Perhaps we should stop prevaricating and making excuses, and just do as Jesus says, then. So line up in twos, please; our mission to Alston begins at the end of the service! What do you mean, you have plans for Sunday afternoon? Stop quibbling! Remember last week’s gospel about not turning your hand from the plough! You don’t need purse, bag and sandals. We’re about to be sent out to proclaim that the Kingdom of God is near! The garden can wait! There are more important harvests than mowing the lawn!
This can’t be right either, can it? If it were, we’d be off on a mission every three years at the beginning of July, when this gospel reading comes round again in the lectionary: year C, proper nine. Whilst we recognise that the writers of the Bible are inspired, I’m not sure we accord such authority in the compilers of the lectionary, who selected this passage for today. Simply ripping a Bible text from the page and treating it as a direct instruction from on high can lead to all kinds of disasters: you’ll remember the story of the person who sought guidance from the Bible with a blindfold and a pin? Opening the Bible at random, his finger lighted upon Matthew 27:5, ‘Judas went and hanged himself.’ Thinking this a little less than helpful, he tried again, turned on a few pages, jabbed his finger once more, and opened his eyes to read Luke 10:37. ‘Go and do likewise.’
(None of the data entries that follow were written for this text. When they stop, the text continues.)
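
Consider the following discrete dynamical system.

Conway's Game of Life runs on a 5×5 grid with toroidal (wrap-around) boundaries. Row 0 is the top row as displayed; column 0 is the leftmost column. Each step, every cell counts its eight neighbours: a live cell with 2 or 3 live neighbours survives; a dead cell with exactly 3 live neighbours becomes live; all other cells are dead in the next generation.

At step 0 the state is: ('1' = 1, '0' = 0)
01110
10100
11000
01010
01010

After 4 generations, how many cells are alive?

4

0) 01110
10100
11000
01010
01010
1) 10011
10011
10001
01001
11011
2) 00000
01000
01000
01100
01000
3) 00000
00000
11000
11100
01100
4) 00000
00000
10100
00000
10100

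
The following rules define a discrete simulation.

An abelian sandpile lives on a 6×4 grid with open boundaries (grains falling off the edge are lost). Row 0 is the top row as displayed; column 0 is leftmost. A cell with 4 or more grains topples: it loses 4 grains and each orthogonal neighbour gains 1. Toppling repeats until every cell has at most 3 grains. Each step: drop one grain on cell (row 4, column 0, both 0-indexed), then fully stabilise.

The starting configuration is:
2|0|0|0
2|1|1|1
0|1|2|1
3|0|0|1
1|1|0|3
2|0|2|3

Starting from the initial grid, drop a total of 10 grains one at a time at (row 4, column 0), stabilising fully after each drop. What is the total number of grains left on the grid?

31

[0] 2|0|0|0
2|1|1|1
0|1|2|1
3|0|0|1
1|1|0|3
2|0|2|3
[1] 2|0|0|0
2|1|1|1
0|1|2|1
3|0|0|1
2|1|0|3
2|0|2|3
[2] 2|0|0|0
2|1|1|1
0|1|2|1
3|0|0|1
3|1|0|3
2|0|2|3
[3] 2|0|0|0
2|1|1|1
1|1|2|1
0|1|0|1
1|2|0|3
3|0|2|3
[4] 2|0|0|0
2|1|1|1
1|1|2|1
0|1|0|1
2|2|0|3
3|0|2|3
[5] 2|0|0|0
2|1|1|1
1|1|2|1
0|1|0|1
3|2|0|3
3|0|2|3
[6] 2|0|0|0
2|1|1|1
1|1|2|1
1|1|0|1
1|3|0|3
0|1|2|3
[7] 2|0|0|0
2|1|1|1
1|1|2|1
1|1|0|1
2|3|0|3
0|1|2|3
[8] 2|0|0|0
2|1|1|1
1|1|2|1
1|1|0|1
3|3|0|3
0|1|2|3
[9] 2|0|0|0
2|1|1|1
1|1|2|1
2|2|0|1
1|0|1|3
1|2|2|3
[10] 2|0|0|0
2|1|1|1
1|1|2|1
2|2|0|1
2|0|1|3
1|2|2|3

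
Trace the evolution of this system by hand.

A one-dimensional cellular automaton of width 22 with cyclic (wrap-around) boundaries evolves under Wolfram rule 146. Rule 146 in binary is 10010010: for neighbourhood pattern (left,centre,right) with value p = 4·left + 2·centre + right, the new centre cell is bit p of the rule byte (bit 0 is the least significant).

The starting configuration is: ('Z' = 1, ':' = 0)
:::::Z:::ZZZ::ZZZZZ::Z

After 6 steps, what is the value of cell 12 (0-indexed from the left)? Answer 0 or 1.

t=0: :::::Z:::ZZZ::ZZZZZ::Z
t=1: Z:::Z:Z:Z:Z:ZZ:ZZZ:ZZ:
t=2: :Z:Z::::::::::::Z:::::
t=3: Z:::Z::::::::::Z:Z::::
t=4: :Z:Z:Z::::::::Z:::Z::Z
t=5: ::::::Z::::::Z:Z:Z:ZZ:
t=6: :::::Z:Z::::Z::::::::Z

1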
Spiritualising the readings on the one hand, or ripping them out of context on the other: neither of these seems to be a very helpful way forward. So how can we connect with our weekly readings? Sometimes the lessons do speak directly to our hearts. We meet a character in one of the gospels, whose experience or outlook parallels our own. And the way Jesus meets with this person and treats with them affects us directly. The peace, the forgiveness, the challenge he offers them, he offers us also; and we cannot but respond. If Jesus is risen from the dead two thousand years ago, he is risen from the dead now, and that changes me and changes the life I lead. The dramas we see played out on the biblical stage help us reflect on our own lives and relationships, and perhaps seek changes. We are encouraged, or convicted, or moved to tears by what Paul and the other epistle writers pen to the early church congregations in the first years of the church’s life.
But we don’t have a Damascus Road encounter every single week! Sometimes it is more of a struggle. A struggle not to misinterpret what we hear. A struggle not to shrug off the comfort offered. A struggle not to shrug off the challenge posed. And sometimes, we have to struggle to fit the particular readings we’ve heard into their historical setting before we can appreciate what they might mean for us.
Isaiah’s concern for his sorrowing, disillusioned people: this might not be our circumstance right now, but it has been, for God’s people, at different points in history. Paul writing to new Christians, throwing off an old way of life: quite a good passage to think about, if your church family is made up of students. Jesus reaching this particular stage of his ministry: inspiring, enabling, trusting his disciples with the message of his love? It might not be that he sends us out from church this morning into the wilds of Northumberland as he did with the seventy into the wilds of Galilee. But he does still inspire us, enable us and trust us.
We hear three short readings in our service each week. The struggle is to see how and where they fit into the whole story of God and his people, where they appear in the bigger picture. But it is a struggle worth struggling with.